Ainsi que le préconise le rapport GARREC, il convient « d’envisager les avancées procédurales proposées non en référence au traitement de droit commun des litiges (...) mais en adaptant, autant que possible, les garanties offertes aux justiciables, en tenant compte des nécessités de l’urgence » 1141 .

Ainsi, fidèle à l’article 10 de la loi du 30 juin 2000, le président, juge des référés administratifs, a tenu à rappeler qu’ « aux termes des dispositions des deux alinéas de l’article L. 522-1 du Code de justice administrative, le juge des référés statue au terme d’une procédure contradictoire » 1142 .

Cette position retenue par le juge des référés a été confirmée par la juridiction suprême : les articles L. 5 et L. 522-1 du Code «font obligation au juge des référés (...) de communiquer aux parties avant la clôture de l’instruction, par tous moyens, notamment à les mettant à même d’en prendre connaissance à l’audience publique, les pièces et mémoires soumis au débat contradictoire qui servent de fondement à sa décision et qui comportent des éléments de fait et de droit dont il n’a pas été antérieurement fait état au cours de la procédure »  1143 .

A ce titre, les dispositions de l’article 10 de la loi précitée apportent une innovation majeure : l’oralité des débats.

Certains auteurs ont craint, à juste titre, que les pratiques puissent varier d’une juridiction à l’autre 1144 . Dans la pratique et à l’aune de plus de trois années d’application, il n’en est rien. Le président, juge des référés a rapidement intégré ses nouveaux pouvoirs.
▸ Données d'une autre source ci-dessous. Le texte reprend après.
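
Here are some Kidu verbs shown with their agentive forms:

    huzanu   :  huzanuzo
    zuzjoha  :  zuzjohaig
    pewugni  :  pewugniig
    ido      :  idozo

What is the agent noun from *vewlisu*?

The suffix is conditioned by the last vowel: -zo when the last vowel of the stem is a rounded vowel (*huzanu*, *ido*); -ig when the last vowel of the stem is an unrounded vowel (*zuzjoha*, *pewugni*).
Since the last vowel of *vewlisu* is /u/ (a rounded vowel), it takes -zo, giving *vewlisuzo*.

vewlisuzo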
Le chef de juridiction n’en a pas néanmoins pour autant renoncé à l’utilisation de la procédure écrite dans le cadre de la procédure des référés administratifs.

Dans l’hypothèse où « il apparaît manifeste que la demande est irrecevable », le président, juge des référés, peut rejeter celle-ci par une ordonnance motivée certes, mais sans procédure contradictoire, ni audience publique 1145 .
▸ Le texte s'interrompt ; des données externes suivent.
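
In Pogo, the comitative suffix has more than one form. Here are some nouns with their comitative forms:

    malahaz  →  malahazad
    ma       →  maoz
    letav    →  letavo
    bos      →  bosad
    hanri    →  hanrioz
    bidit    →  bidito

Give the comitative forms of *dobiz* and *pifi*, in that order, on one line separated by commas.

dobizad, pifioz

The alternation tracks the final sound of the stem — -ad when the stem ends in a sibilant (*malahaz*, *bos*); -o when the stem ends in a non-sibilant consonant (*letav*, *bidit*); -oz when the stem ends in a vowel (*ma*, *hanri*).
*dobiz* — final sound /z/ (a sibilant) → -ad → *dobizad*.
*pifi*: final sound = /i/, a vowel → -oz → *pifioz*.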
L’intrusion de l’oralité conduisit le législateur à déroger à un autre principe du procès administratif : la collégialité et les conclusions du commissaire du gouvernement. « Le prononcé des conclusions du commissaire du gouvernement paraît incompatible avec le traitement de l’urgence par le juge administratif (...) Le commissaire du gouvernement intervient après les parties pour éclairer les éléments de fait pertinents, rappeler le droit applicable et proposer une solution. Il se prononce actuellement au vu des mémoires écrits. Son intervention perdrait son sens s’il devait prononcer des conclusions alors que les moyens auraient été soulevés par oral au cours de l’audience publique 1146  ».

Conformément à sa tâche régulatrice du maintien de l’ordre administratif et de la garantie des droits individuels, le président du tribunal administratif veille, à travers son contrôle au bien fondé de l’action administrative. Il vise à assurer un contrôle susceptible de garantir la rationalité de l’action administrative. Cette tâche n’est pas aisée en soi, le nécessaire équilibre entre la puissance publique et les droits des administrés étant difficile à établir compte tenu de l’intervention croissante de l’administration.

L’attachement du président administratif à la pratique administrative et à ses changements est un facteur déterminant de son pouvoir d’appréciation des faits. En parcourant les données jurisprudentielles, les principes directeurs du juge des référés lors de la détermination de la liberté d’appréciation des faits peuvent être dégagés effectivement.

Le président, juge des référés, procède à une appréciation concrète des faits, qui fondent l’action administrative et animent le raisonnement de l’administrateur.

Il appartient ainsi de savoir à qui et dans quelle mesure revient l’appréciation des situations de fait qui sont à l’origine de l’action administrative.

Cette question trouve une réponse à travers les ordonnances et les arrêts rendus par les présidents, juges des référés ainsi que par le président de la section contentieux du Conseil d’Etat qui, au fil des espèces qui leur sont soumises ont établi un corps de principe guidant ce pouvoir d’appréciation des faits.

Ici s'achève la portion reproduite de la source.